Bitcoin pode chegar a US$ 500.000 até 2029 com o influxo de capital institucional
A Bernstein atualizou suas projeções para o crescimento de longo prazo do Bitcoin em meio à retomada do rali no mercado de criptomoedas. De acordo com uma análise elaborada pelo especialista Gautam Chhugani, em um cenário bullish, marcado por uma entrada significativa de capital institucional, o Bitcoin poderá alcançar US$ 200 mil até meados de 2027 e atingir US$ 500 mil até o final de 2029. No cenário-base da empresa, a previsão é de que a criptomoeda alcance US$ 150 mil em meados de 2027 e US$ 300 mil até o final de 2029. Enquanto isso, a meta estratégica de US$ 1 milhão por Bitcoin até o final de 2033 permanece inalterada em ambos os cenários.
A revisão das estimativas ocorreu em meio a um forte impulso de alta no final de agosto: o Bitcoin superou US$ 80 mil pela primeira vez em 15 semanas, atingindo a máxima de US$ 81.231, e acumulou uma valorização de 25% nos últimos 10 dias. O principal catalisador desse movimento foram as medidas adotadas pelo Departamento do Tesouro dos EUA. O secretário Scott Bessent anunciou a duplicação, de US$ 2 bilhões para US$ 4 bilhões por operação, do limite para as operações regulares de recompra de títulos do Tesouro de longo prazo, com vencimentos de 10, 20 e 30 anos.

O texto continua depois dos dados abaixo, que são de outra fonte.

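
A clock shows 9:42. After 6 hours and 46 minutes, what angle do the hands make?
First find the time 6 hours and 46 minutes after 9:42.
Total minutes: 9 x 60 + 42 + 6 x 60 + 46 = 988.
988 mod 720 = 268 minutes = 4:28.
Now compute the angle at 4:28:
Hour hand: 4 x 30 + 28 x 0.5 = 134 degrees
Minute hand: 28 x 6 = 168 degrees
Difference: |134 - 168| = 34 degrees
The angle is 34 degrees

Final answer: 34 degrees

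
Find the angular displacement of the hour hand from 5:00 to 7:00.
The hour hand moves 0.5 degrees per minute.
Time elapsed: 7:00 - 5:00 = 120 minutes
Angular displacement: 120 x 0.5 = 60 degrees

Final answer: 60 degrees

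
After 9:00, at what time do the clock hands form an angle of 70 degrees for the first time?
At t minutes past 9:00, the hour hand is at 30 x 9 + 0.5t degrees and the minute hand is at 6t degrees.
The smaller angle between them is 70 degrees when |30H - 5.5t| = 70 or |30H - 5.5t| = 290.
With H = 9, solve 30 x 9 - 5.5t = +/- target for each target:
  t = (30 x 9 - 70) / 5.5 = 36.36
  t = (30 x 9 + 70) / 5.5 = 61.82 (outside (0, 60))
  t = (30 x 9 - 290) / 5.5 = -3.64 (outside (0, 60))
  t = (30 x 9 + 290) / 5.5 = 101.82 (outside (0, 60))
Valid solutions in (0, 60): {36.36} minutes.
The first occurrence is t = 36.36 minutes.
The hands form a 70-degree angle at 36.36 minutes past 9:00.

Final answer: 36.36 minutes past 9:00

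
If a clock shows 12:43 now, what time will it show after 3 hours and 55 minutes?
Starting time: 12:43
Adding 55 minutes to 43 minutes: 43 + 55 = 98 minutes = 1 hour and 38 minutes
Adding 3 hours: 12 + 3 + 1 (carry) = 16 - 12 = 4
Final time: 4:38

Final answer: 4:38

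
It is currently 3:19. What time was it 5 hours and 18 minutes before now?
Starting time: 3:19 = 199 total minutes past 12:00
Subtracting: 5 hours and 18 minutes = 318 minutes
199 - 318 = -119 (negative, add 12 hours = 720) = 601 minutes
= 10 hours and 1 minute past 12:00 = 10:01

Final answer: 10:01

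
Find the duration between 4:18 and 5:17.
From 4:18 to 5:17:
(5 x 60 + 17) - (4 x 60 + 18) = 317 - 258 = 59 minutes
= 59 minutes

Final answer: 59 minutes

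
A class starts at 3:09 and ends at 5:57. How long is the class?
From 3:09 to 5:57:
(5 x 60 + 57) - (3 x 60 + 9) = 357 - 189 = 168 minutes
= 2 hours and 48 minutes

Final answer: 2 hours and 48 minutes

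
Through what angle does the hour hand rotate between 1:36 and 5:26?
The hour hand moves 0.5 degrees per minute.
Time elapsed: 5:26 - 1:36 = 230 minutes
Angular displacement: 230 x 0.5 = 115 degrees

Final answer: 115 degrees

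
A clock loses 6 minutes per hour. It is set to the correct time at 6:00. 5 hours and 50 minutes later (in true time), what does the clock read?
For every 60 true minutes, the faulty clock advances 60 - 6 = 54 minutes.
True elapsed: 5 hours and 50 minutes = 350 minutes.
Faulty clock advances: 350 x 54/60 = 315 minutes (drift: 35 minutes behind).
Shown time: 6:00 + 315 minutes = 11:15.

Final answer: 11:15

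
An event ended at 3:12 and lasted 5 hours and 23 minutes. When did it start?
Starting time: 3:12 = 192 total minutes past 12:00
Subtracting: 5 hours and 23 minutes = 323 minutes
192 - 323 = -131 (negative, add 12 hours = 720) = 589 minutes
= 9 hours and 49 minutes past 12:00 = 9:49

Final answer: 9:49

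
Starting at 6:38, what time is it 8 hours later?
Starting time: 6:38
Adding 0 minutes to 38 minutes: 38 + 0 = 38 minutes
Adding 8 hours: 6 + 8 = 14 - 12 = 2
Final time: 2:38

Final answer: 2:38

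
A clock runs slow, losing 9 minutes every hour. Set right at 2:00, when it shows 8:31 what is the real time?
For every 60 true minutes, the faulty clock advances 51 minutes, so 1 faulty-clock minute corresponds to 60/51 true minutes.
From 2:00 to 8:31 on the faulty dial is 391 minutes.
True elapsed: 391 x 60/51 = 460 minutes = 7 hours and 40 minutes.
True time: 2:00 + 7 hours and 40 minutes = 9:40.

Final answer: 9:40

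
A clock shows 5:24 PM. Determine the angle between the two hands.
Hour hand position: 5 x 30 + 24 x 0.5 = 162 degrees
Minute hand position: 24 x 6 = 144 degrees
Difference: |162 - 144| = 18 degrees
The angle between the hands is 18 degrees

Final answer: 18 degrees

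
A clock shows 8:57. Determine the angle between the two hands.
Hour hand position: 8 x 30 + 57 x 0.5 = 268.5 degrees
Minute hand position: 57 x 6 = 342 degrees
Difference: |268.5 - 342| = 73.5 degrees
The angle between the hands is 73.5 degrees

Final answer: 73.5 degrees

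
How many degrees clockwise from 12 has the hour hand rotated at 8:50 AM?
The hour hand moves 30 degrees per hour and 0.5 degrees per minute.
At 8:50: (8) x 30 + 50 x 0.5 = 240 + 25 = 265 degrees

Final answer: 265 degrees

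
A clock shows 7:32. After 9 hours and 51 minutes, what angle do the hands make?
First find the time 9 hours and 51 minutes after 7:32.
Total minutes: 7 x 60 + 32 + 9 x 60 + 51 = 1043.
1043 mod 720 = 323 minutes = 5:23.
Now compute the angle at 5:23:
Hour hand: 5 x 30 + 23 x 0.5 = 161.5 degrees
Minute hand: 23 x 6 = 138 degrees
Difference: |161.5 - 138| = 23.5 degrees
The angle is 23.5 degrees

Final answer: 23.5 degrees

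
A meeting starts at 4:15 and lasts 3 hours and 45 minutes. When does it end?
Starting time: 4:15
Adding 45 minutes to 15 minutes: 15 + 45 = 60 minutes = 1 hour
Adding 3 hours: 4 + 3 + 1 (carry) = 8
Final time: 8:00

Final answer: 8:00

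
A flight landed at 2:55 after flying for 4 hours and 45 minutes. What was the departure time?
Starting time: 2:55 = 175 total minutes past 12:00
Subtracting: 4 hours and 45 minutes = 285 minutes
175 - 285 = -110 (negative, add 12 hours = 720) = 610 minutes
= 10 hours and 10 minutes past 12:00 = 10:10

Final answer: 10:10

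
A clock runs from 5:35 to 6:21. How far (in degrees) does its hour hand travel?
The hour hand moves 0.5 degrees per minute.
Time elapsed: 6:21 - 5:35 = 46 minutes
Angular displacement: 46 x 0.5 = 23 degrees

Final answer: 23 degrees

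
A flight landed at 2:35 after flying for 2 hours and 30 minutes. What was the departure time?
Starting time: 2:35 = 155 total minutes past 12:00
Subtracting: 2 hours and 30 minutes = 150 minutes
155 - 150 = 5 minutes
= 5 minutes past 12:00 = 12:05

Final answer: 12:05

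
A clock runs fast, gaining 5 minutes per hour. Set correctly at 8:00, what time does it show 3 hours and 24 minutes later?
For every 60 true minutes, the faulty clock advances 60 + 5 = 65 minutes.
True elapsed: 3 hours and 24 minutes = 204 minutes.
Faulty clock advances: 204 x 65/60 = 221 minutes (drift: 17 minutes ahead).
Shown time: 8:00 + 221 minutes = 11:41.

Final answer: 11:41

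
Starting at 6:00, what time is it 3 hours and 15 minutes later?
Starting time: 6:00
Adding 15 minutes to 0 minutes: 0 + 15 = 15 minutes
Adding 3 hours: 6 + 3 = 9
Final time: 9:15

Final answer: 9:15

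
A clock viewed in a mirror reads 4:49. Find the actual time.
Reflection across the vertical (12-6) axis maps a hand at angle A degrees to (360 - A) degrees, which sends a reading of T minutes past 12:00 to (720 - T) minutes past 12:00.
Mirror reads 4:49 = 289 minutes past 12:00.
Actual time: (720 - 289) mod 720 = 431 minutes = 7:11.

Final answer: 7:11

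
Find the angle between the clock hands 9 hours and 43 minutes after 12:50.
First find the time 9 hours and 43 minutes after 12:50.
Total minutes: 12 x 60 + 50 + 9 x 60 + 43 = 1353.
1353 mod 720 = 633 minutes = 10:33.
Now compute the angle at 10:33:
Hour hand: 10 x 30 + 33 x 0.5 = 316.5 degrees
Minute hand: 33 x 6 = 198 degrees
Difference: |316.5 - 198| = 118.5 degrees
The angle is 118.5 degrees

Final answer: 118.5 degrees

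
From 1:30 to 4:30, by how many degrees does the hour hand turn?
The hour hand moves 0.5 degrees per minute.
Time elapsed: 4:30 - 1:30 = 180 minutes
Angular displacement: 180 x 0.5 = 90 degrees

Final answer: 90 degrees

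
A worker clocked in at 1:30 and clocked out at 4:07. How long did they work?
From 1:30 to 4:07:
(4 x 60 + 7) - (1 x 60 + 30) = 247 - 90 = 157 minutes
= 2 hours and 37 minutes

Final answer: 2 hours and 37 minutes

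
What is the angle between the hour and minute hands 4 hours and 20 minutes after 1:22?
First find the time 4 hours and 20 minutes after 1:22.
Total minutes: 1 x 60 + 22 + 4 x 60 + 20 = 342.
342 mod 720 = 342 minutes = 5:42.
Now compute the angle at 5:42:
Hour hand: 5 x 30 + 42 x 0.5 = 171 degrees
Minute hand: 42 x 6 = 252 degrees
Difference: |171 - 252| = 81 degrees
The angle is 81 degrees

Final answer: 81 degrees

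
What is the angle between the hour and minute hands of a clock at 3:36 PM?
Hour hand position: 3 x 30 + 36 x 0.5 = 108 degrees
Minute hand position: 36 x 6 = 216 degrees
Difference: |108 - 216| = 108 degrees
The angle between the hands is 108 degrees

Final answer: 108 degrees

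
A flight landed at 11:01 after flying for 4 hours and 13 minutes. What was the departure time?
Starting time: 11:01 = 661 total minutes past 12:00
Subtracting: 4 hours and 13 minutes = 253 minutes
661 - 253 = 408 minutes
= 6 hours and 48 minutes past 12:00 = 6:48

Final answer: 6:48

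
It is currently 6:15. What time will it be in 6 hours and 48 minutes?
Starting time: 6:15
Adding 48 minutes to 15 minutes: 15 + 48 = 63 minutes = 1 hour and 3 minutes
Adding 6 hours: 6 + 6 + 1 (carry) = 13 - 12 = 1
Final time: 1:03

Final answer: 1:03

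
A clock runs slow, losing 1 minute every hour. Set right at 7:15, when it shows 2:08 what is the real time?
For every 60 true minutes, the faulty clock advances 59 minutes, so 1 faulty-clock minute corresponds to 60/59 true minutes.
From 7:15 to 2:08 on the faulty dial is 413 minutes.
True elapsed: 413 x 60/59 = 420 minutes = 7 hours.
True time: 7:15 + 7 hours = 2:15.

Final answer: 2:15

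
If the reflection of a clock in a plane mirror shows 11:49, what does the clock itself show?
Reflection across the vertical (12-6) axis maps a hand at angle A degrees to (360 - A) degrees, which sends a reading of T minutes past 12:00 to (720 - T) minutes past 12:00.
Mirror reads 11:49 = 709 minutes past 12:00.
Actual time: (720 - 709) mod 720 = 11 minutes = 12:11.

Final answer: 12:11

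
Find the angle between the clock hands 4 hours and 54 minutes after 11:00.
First find the time 4 hours and 54 minutes after 11:00.
Total minutes: 11 x 60 + 0 + 4 x 60 + 54 = 954.
954 mod 720 = 234 minutes = 3:54.
Now compute the angle at 3:54:
Hour hand: 3 x 30 + 54 x 0.5 = 117 degrees
Minute hand: 54 x 6 = 324 degrees
Difference: |117 - 324| = 207 degrees
Smaller angle: 360 - 207 = 153 degrees

Final answer: 153 degrees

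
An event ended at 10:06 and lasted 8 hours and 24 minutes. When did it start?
Starting time: 10:06 = 606 total minutes past 12:00
Subtracting: 8 hours and 24 minutes = 504 minutes
606 - 504 = 102 minutes
= 1 hour and 42 minutes past 12:00 = 1:42

Final answer: 1:42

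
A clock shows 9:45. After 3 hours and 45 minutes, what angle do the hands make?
First find the time 3 hours and 45 minutes after 9:45.
Total minutes: 9 x 60 + 45 + 3 x 60 + 45 = 810.
810 mod 720 = 90 minutes = 1:30.
Now compute the angle at 1:30:
Hour hand: 1 x 30 + 30 x 0.5 = 45 degrees
Minute hand: 30 x 6 = 180 degrees
Difference: |45 - 180| = 135 degrees
The angle is 135 degrees

Final answer: 135 degrees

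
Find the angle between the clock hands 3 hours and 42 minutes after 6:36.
First find the time 3 hours and 42 minutes after 6:36.
Total minutes: 6 x 60 + 36 + 3 x 60 + 42 = 618.
618 mod 720 = 618 minutes = 10:18.
Now compute the angle at 10:18:
Hour hand: 10 x 30 + 18 x 0.5 = 309 degrees
Minute hand: 18 x 6 = 108 degrees
Difference: |309 - 108| = 201 degrees
Smaller angle: 360 - 201 = 159 degrees

Final answer: 159 degrees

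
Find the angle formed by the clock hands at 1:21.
Hour hand position: 1 x 30 + 21 x 0.5 = 40.5 degrees
Minute hand position: 21 x 6 = 126 degrees
Difference: |40.5 - 126| = 85.5 degrees
The angle between the hands is 85.5 degrees

Final answer: 85.5 degrees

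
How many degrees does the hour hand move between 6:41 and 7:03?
The hour hand moves 0.5 degrees per minute.
Time elapsed: 7:03 - 6:41 = 22 minutes
Angular displacement: 22 x 0.5 = 11 degrees

Final answer: 11 degrees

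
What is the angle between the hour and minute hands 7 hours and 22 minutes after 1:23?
First find the time 7 hours and 22 minutes after 1:23.
Total minutes: 1 x 60 + 23 + 7 x 60 + 22 = 525.
525 mod 720 = 525 minutes = 8:45.
Now compute the angle at 8:45:
Hour hand: 8 x 30 + 45 x 0.5 = 262.5 degrees
Minute hand: 45 x 6 = 270 degrees
Difference: |262.5 - 270| = 7.5 degrees
The angle is 7.5 degrees

Final answer: 7.5 degrees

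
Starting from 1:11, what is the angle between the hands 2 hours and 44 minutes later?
First find the time 2 hours and 44 minutes after 1:11.
Total minutes: 1 x 60 + 11 + 2 x 60 + 44 = 235.
235 mod 720 = 235 minutes = 3:55.
Now compute the angle at 3:55:
Hour hand: 3 x 30 + 55 x 0.5 = 117.5 degrees
Minute hand: 55 x 6 = 330 degrees
Difference: |117.5 - 330| = 212.5 degrees
Smaller angle: 360 - 212.5 = 147.5 degrees

Final answer: 147.5 degrees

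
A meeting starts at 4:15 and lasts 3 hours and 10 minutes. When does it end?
Starting time: 4:15
Adding 10 minutes to 15 minutes: 15 + 10 = 25 minutes
Adding 3 hours: 4 + 3 = 7
Final time: 7:25

Final answer: 7:25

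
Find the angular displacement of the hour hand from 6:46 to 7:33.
The hour hand moves 0.5 degrees per minute.
Time elapsed: 7:33 - 6:46 = 47 minutes
Angular displacement: 47 x 0.5 = 23.5 degrees

Final answer: 23.5 degrees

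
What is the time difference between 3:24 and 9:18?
From 3:24 to 9:18:
(9 x 60 + 18) - (3 x 60 + 24) = 558 - 204 = 354 minutes
= 5 hours and 54 minutes

Final answer: 5 hours and 54 minutes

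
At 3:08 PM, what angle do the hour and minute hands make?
Hour hand position: 3 x 30 + 8 x 0.5 = 94 degrees
Minute hand position: 8 x 6 = 48 degrees
Difference: |94 - 48| = 46 degrees
The angle between the hands is 46 degrees

Final answer: 46 degrees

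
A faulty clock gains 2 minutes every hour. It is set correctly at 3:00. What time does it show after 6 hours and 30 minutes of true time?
For every 60 true minutes, the faulty clock advances 60 + 2 = 62 minutes.
True elapsed: 6 hours and 30 minutes = 390 minutes.
Faulty clock advances: 390 x 62/60 = 403 minutes (drift: 13 minutes ahead).
Shown time: 3:00 + 403 minutes = 9:43.

Final answer: 9:43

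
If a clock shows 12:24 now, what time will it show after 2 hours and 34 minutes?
Starting time: 12:24
Adding 34 minutes to 24 minutes: 24 + 34 = 58 minutes
Adding 2 hours: 12 + 2 = 14 - 12 = 2
Final time: 2:58

Final answer: 2:58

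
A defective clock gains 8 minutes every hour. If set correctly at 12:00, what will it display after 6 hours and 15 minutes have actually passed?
For every 60 true minutes, the faulty clock advances 60 + 8 = 68 minutes.
True elapsed: 6 hours and 15 minutes = 375 minutes.
Faulty clock advances: 375 x 68/60 = 425 minutes (drift: 50 minutes ahead).
Shown time: 12:00 + 425 minutes = 7:05.

Final answer: 7:05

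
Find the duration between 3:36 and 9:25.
From 3:36 to 9:25:
(9 x 60 + 25) - (3 x 60 + 36) = 565 - 216 = 349 minutes
= 5 hours and 49 minutes

Final answer: 5 hours and 49 minutes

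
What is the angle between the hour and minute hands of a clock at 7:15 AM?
Hour hand position: 7 x 30 + 15 x 0.5 = 217.5 degrees
Minute hand position: 15 x 6 = 90 degrees
Difference: |217.5 - 90| = 127.5 degrees
The angle between the hands is 127.5 degrees

Final answer: 127.5 degrees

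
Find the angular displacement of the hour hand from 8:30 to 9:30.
The hour hand moves 0.5 degrees per minute.
Time elapsed: 9:30 - 8:30 = 60 minutes
Angular displacement: 60 x 0.5 = 30 degrees

Final answer: 30 degrees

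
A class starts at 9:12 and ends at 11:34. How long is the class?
From 9:12 to 11:34:
(11 x 60 + 34) - (9 x 60 + 12) = 694 - 552 = 142 minutes
= 2 hours and 22 minutes

Final answer: 2 hours and 22 minutes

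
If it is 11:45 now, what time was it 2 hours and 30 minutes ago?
Starting time: 11:45 = 705 total minutes past 12:00
Subtracting: 2 hours and 30 minutes = 150 minutes
705 - 150 = 555 minutes
= 9 hours and 15 minutes past 12:00 = 9:15

Final answer: 9:15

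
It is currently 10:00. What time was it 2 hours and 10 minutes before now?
Starting time: 10:00 = 600 total minutes past 12:00
Subtracting: 2 hours and 10 minutes = 130 minutes
600 - 130 = 470 minutes
= 7 hours and 50 minutes past 12:00 = 7:50

Final answer: 7:50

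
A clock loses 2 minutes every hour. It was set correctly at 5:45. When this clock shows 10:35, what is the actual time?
For every 60 true minutes, the faulty clock advances 58 minutes, so 1 faulty-clock minute corresponds to 60/58 true minutes.
From 5:45 to 10:35 on the faulty dial is 290 minutes.
True elapsed: 290 x 60/58 = 300 minutes = 5 hours.
True time: 5:45 + 5 hours = 10:45.

Final answer: 10:45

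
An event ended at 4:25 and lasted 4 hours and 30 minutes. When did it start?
Starting time: 4:25 = 265 total minutes past 12:00
Subtracting: 4 hours and 30 minutes = 270 minutes
265 - 270 = -5 (negative, add 12 hours = 720) = 715 minutes
= 11 hours and 55 minutes past 12:00 = 11:55

Final answer: 11:55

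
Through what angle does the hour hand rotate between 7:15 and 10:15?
The hour hand moves 0.5 degrees per minute.
Time elapsed: 10:15 - 7:15 = 180 minutes
Angular displacement: 180 x 0.5 = 90 degrees

Final answer: 90 degrees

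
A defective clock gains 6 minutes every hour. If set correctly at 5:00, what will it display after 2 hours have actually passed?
For every 60 true minutes, the faulty clock advances 60 + 6 = 66 minutes.
True elapsed: 2 hours = 120 minutes.
Faulty clock advances: 120 x 66/60 = 132 minutes (drift: 12 minutes ahead).
Shown time: 5:00 + 132 minutes = 7:12.

Final answer: 7:12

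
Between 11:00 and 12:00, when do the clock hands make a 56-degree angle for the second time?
At t minutes past 11:00, the hour hand is at 30 x 11 + 0.5t degrees and the minute hand is at 6t degrees.
The smaller angle between them is 56 degrees when |30H - 5.5t| = 56 or |30H - 5.5t| = 304.
With H = 11, solve 30 x 11 - 5.5t = +/- target for each target:
  t = (30 x 11 - 56) / 5.5 = 49.82
  t = (30 x 11 + 56) / 5.5 = 70.18 (outside (0, 60))
  t = (30 x 11 - 304) / 5.5 = 4.73
  t = (30 x 11 + 304) / 5.5 = 115.27 (outside (0, 60))
Valid solutions in (0, 60): {4.73, 49.82} minutes.
The second occurrence is t = 49.82 minutes.
The hands form a 56-degree angle at 49.82 minutes past 11:00.

Final answer: 49.82 minutes past 11:00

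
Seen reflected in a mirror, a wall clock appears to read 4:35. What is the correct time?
Reflection across the vertical (12-6) axis maps a hand at angle A degrees to (360 - A) degrees, which sends a reading of T minutes past 12:00 to (720 - T) minutes past 12:00.
Mirror reads 4:35 = 275 minutes past 12:00.
Actual time: (720 - 275) mod 720 = 445 minutes = 7:25.

Final answer: 7:25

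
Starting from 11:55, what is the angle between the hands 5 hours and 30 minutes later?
First find the time 5 hours and 30 minutes after 11:55.
Total minutes: 11 x 60 + 55 + 5 x 60 + 30 = 1045.
1045 mod 720 = 325 minutes = 5:25.
Now compute the angle at 5:25:
Hour hand: 5 x 30 + 25 x 0.5 = 162.5 degrees
Minute hand: 25 x 6 = 150 degrees
Difference: |162.5 - 150| = 12.5 degrees
The angle is 12.5 degrees

Final answer: 12.5 degrees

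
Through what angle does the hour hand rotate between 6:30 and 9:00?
The hour hand moves 0.5 degrees per minute.
Time elapsed: 9:00 - 6:30 = 150 minutes
Angular displacement: 150 x 0.5 = 75 degrees

Final answer: 75 degrees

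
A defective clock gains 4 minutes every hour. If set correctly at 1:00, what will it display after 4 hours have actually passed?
For every 60 true minutes, the faulty clock advances 60 + 4 = 64 minutes.
True elapsed: 4 hours = 240 minutes.
Faulty clock advances: 240 x 64/60 = 256 minutes (drift: 16 minutes ahead).
Shown time: 1:00 + 256 minutes = 5:16.

Final answer: 5:16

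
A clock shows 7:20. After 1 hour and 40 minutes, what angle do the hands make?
First find the time 1 hour and 40 minutes after 7:20.
Total minutes: 7 x 60 + 20 + 1 x 60 + 40 = 540.
540 mod 720 = 540 minutes = 9:00.
Now compute the angle at 9:00:
Hour hand: 9 x 30 + 0 x 0.5 = 270 degrees
Minute hand: 0 x 6 = 0 degrees
Difference: |270 - 0| = 270 degrees
Smaller angle: 360 - 270 = 90 degrees

Final answer: 90 degrees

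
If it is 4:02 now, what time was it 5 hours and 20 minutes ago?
Starting time: 4:02 = 242 total minutes past 12:00
Subtracting: 5 hours and 20 minutes = 320 minutes
242 - 320 = -78 (negative, add 12 hours = 720) = 642 minutes
= 10 hours and 42 minutes past 12:00 = 10:42

Final answer: 10:42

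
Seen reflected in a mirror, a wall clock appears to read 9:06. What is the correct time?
Reflection across the vertical (12-6) axis maps a hand at angle A degrees to (360 - A) degrees, which sends a reading of T minutes past 12:00 to (720 - T) minutes past 12:00.
Mirror reads 9:06 = 546 minutes past 12:00.
Actual time: (720 - 546) mod 720 = 174 minutes = 2:54.

Final answer: 2:54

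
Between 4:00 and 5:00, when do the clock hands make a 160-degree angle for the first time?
At t minutes past 4:00, the hour hand is at 30 x 4 + 0.5t degrees and the minute hand is at 6t degrees.
The smaller angle between them is 160 degrees when |30H - 5.5t| = 160 or |30H - 5.5t| = 200.
With H = 4, solve 30 x 4 - 5.5t = +/- target for each target:
  t = (30 x 4 - 160) / 5.5 = -7.27 (outside (0, 60))
  t = (30 x 4 + 160) / 5.5 = 50.91
  t = (30 x 4 - 200) / 5.5 = -14.55 (outside (0, 60))
  t = (30 x 4 + 200) / 5.5 = 58.18
Valid solutions in (0, 60): {50.91, 58.18} minutes.
The first occurrence is t = 50.91 minutes.
The hands form a 160-degree angle at 50.91 minutes past 4:00.

Final answer: 50.91 minutes past 4:00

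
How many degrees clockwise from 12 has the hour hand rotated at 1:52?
The hour hand moves 30 degrees per hour and 0.5 degrees per minute.
At 1:52: (1) x 30 + 52 x 0.5 = 30 + 26 = 56 degrees

Final answer: 56 degrees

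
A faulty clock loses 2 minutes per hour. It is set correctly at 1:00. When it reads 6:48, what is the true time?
For every 60 true minutes, the faulty clock advances 58 minutes, so 1 faulty-clock minute corresponds to 60/58 true minutes.
From 1:00 to 6:48 on the faulty dial is 348 minutes.
True elapsed: 348 x 60/58 = 360 minutes = 6 hours.
True time: 1:00 + 6 hours = 7:00.

Final answer: 7:00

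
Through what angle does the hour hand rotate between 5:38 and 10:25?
The hour hand moves 0.5 degrees per minute.
Time elapsed: 10:25 - 5:38 = 287 minutes
Angular displacement: 287 x 0.5 = 143.5 degrees

Final answer: 143.5 degrees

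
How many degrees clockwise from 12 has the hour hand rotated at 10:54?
The hour hand moves 30 degrees per hour and 0.5 degrees per minute.
At 10:54: (10) x 30 + 54 x 0.5 = 300 + 27 = 327 degrees

Final answer: 327 degrees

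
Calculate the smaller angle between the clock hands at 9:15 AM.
Hour hand position: 9 x 30 + 15 x 0.5 = 277.5 degrees
Minute hand position: 15 x 6 = 90 degrees
Difference: |277.5 - 90| = 187.5 degrees
Since 187.5 > 180, the smaller angle is 360 - 187.5 = 172.5 degrees

Final answer: 172.5 degrees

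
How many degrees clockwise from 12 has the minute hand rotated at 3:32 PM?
The minute hand moves 6 degrees per minute.
At 3:32: 32 x 6 = 192 degrees

Final answer: 192 degrees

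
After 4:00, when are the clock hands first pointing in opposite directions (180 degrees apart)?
For hands to be 180 degrees apart: |30H - 5.5t| = 180
With H = 4: t = (30 x 4 + 180)/5.5 = 54.55 or t = (30 x 4 - 180)/5.5 = -10.91
First valid solution (0 < t < 60): t = 54.55 minutes
The hands are opposite at 54.55 minutes past 4:00.

Final answer: 54.55 minutes past 4:00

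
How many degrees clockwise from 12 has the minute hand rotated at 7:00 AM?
The minute hand moves 6 degrees per minute.
At 7:00: 0 x 6 = 0 degrees

Final answer: 0 degrees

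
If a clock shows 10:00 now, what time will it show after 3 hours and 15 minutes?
Starting time: 10:00
Adding 15 minutes to 0 minutes: 0 + 15 = 15 minutes
Adding 3 hours: 10 + 3 = 13 - 12 = 1
Final time: 1:15

Final answer: 1:15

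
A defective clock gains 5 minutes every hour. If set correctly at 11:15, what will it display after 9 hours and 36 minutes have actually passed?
For every 60 true minutes, the faulty clock advances 60 + 5 = 65 minutes.
True elapsed: 9 hours and 36 minutes = 576 minutes.
Faulty clock advances: 576 x 65/60 = 624 minutes (drift: 48 minutes ahead).
Shown time: 11:15 + 624 minutes = 9:39.

Final answer: 9:39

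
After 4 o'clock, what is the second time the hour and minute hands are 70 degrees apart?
At t minutes past 4:00, the hour hand is at 30 x 4 + 0.5t degrees and the minute hand is at 6t degrees.
The smaller angle between them is 70 degrees when |30H - 5.5t| = 70 or |30H - 5.5t| = 290.
With H = 4, solve 30 x 4 - 5.5t = +/- target for each target:
  t = (30 x 4 - 70) / 5.5 = 9.09
  t = (30 x 4 + 70) / 5.5 = 34.55
  t = (30 x 4 - 290) / 5.5 = -30.91 (outside (0, 60))
  t = (30 x 4 + 290) / 5.5 = 74.55 (outside (0, 60))
Valid solutions in (0, 60): {9.09, 34.55} minutes.
The second occurrence is t = 34.55 minutes.
The hands form a 70-degree angle at 34.55 minutes past 4:00.

Final answer: 34.55 minutes past 4:00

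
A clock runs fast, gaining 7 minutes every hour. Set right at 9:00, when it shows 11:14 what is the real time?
For every 60 true minutes, the faulty clock advances 67 minutes, so 1 faulty-clock minute corresponds to 60/67 true minutes.
From 9:00 to 11:14 on the faulty dial is 134 minutes.
True elapsed: 134 x 60/67 = 120 minutes = 2 hours.
True time: 9:00 + 2 hours = 11:00.

Final answer: 11:00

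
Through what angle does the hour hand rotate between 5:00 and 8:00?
The hour hand moves 0.5 degrees per minute.
Time elapsed: 8:00 - 5:00 = 180 minutes
Angular displacement: 180 x 0.5 = 90 degrees

Final answer: 90 degrees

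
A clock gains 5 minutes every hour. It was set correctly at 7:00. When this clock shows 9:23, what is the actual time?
For every 60 true minutes, the faulty clock advances 65 minutes, so 1 faulty-clock minute corresponds to 60/65 true minutes.
From 7:00 to 9:23 on the faulty dial is 143 minutes.
True elapsed: 143 x 60/65 = 132 minutes = 2 hours and 12 minutes.
True time: 7:00 + 2 hours and 12 minutes = 9:12.

Final answer: 9:12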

A medida tem como objetivo estabilizar o mercado da dívida soberana e reduzir novamente os rendimentos dos títulos de referência. Enquanto isso, os rendimentos dos Treasuries atingiram máximas de 20 anos devido à inflação persistente e à crise energética em meio à guerra com o Irã.
Segundo a Bernstein, as medidas adotadas pelo Tesouro dos EUA confirmam o fim de uma era de 40 anos marcada por juros baixos e o início de uma prolongada crise fiscal. Diante do crescimento sem precedentes da dívida soberana e do aumento dos custos de seu serviço, os governos dos países desenvolvidos inevitavelmente tenderão a preferir a desvalorização das moedas fiduciárias e grandes injeções de liquidez a cortes politicamente dolorosos nos gastos públicos. Nesse cenário macroeconômico, os ativos tangíveis “hard assets”, com emissão matematicamente limitada, serão os principais beneficiários dos fluxos de capital.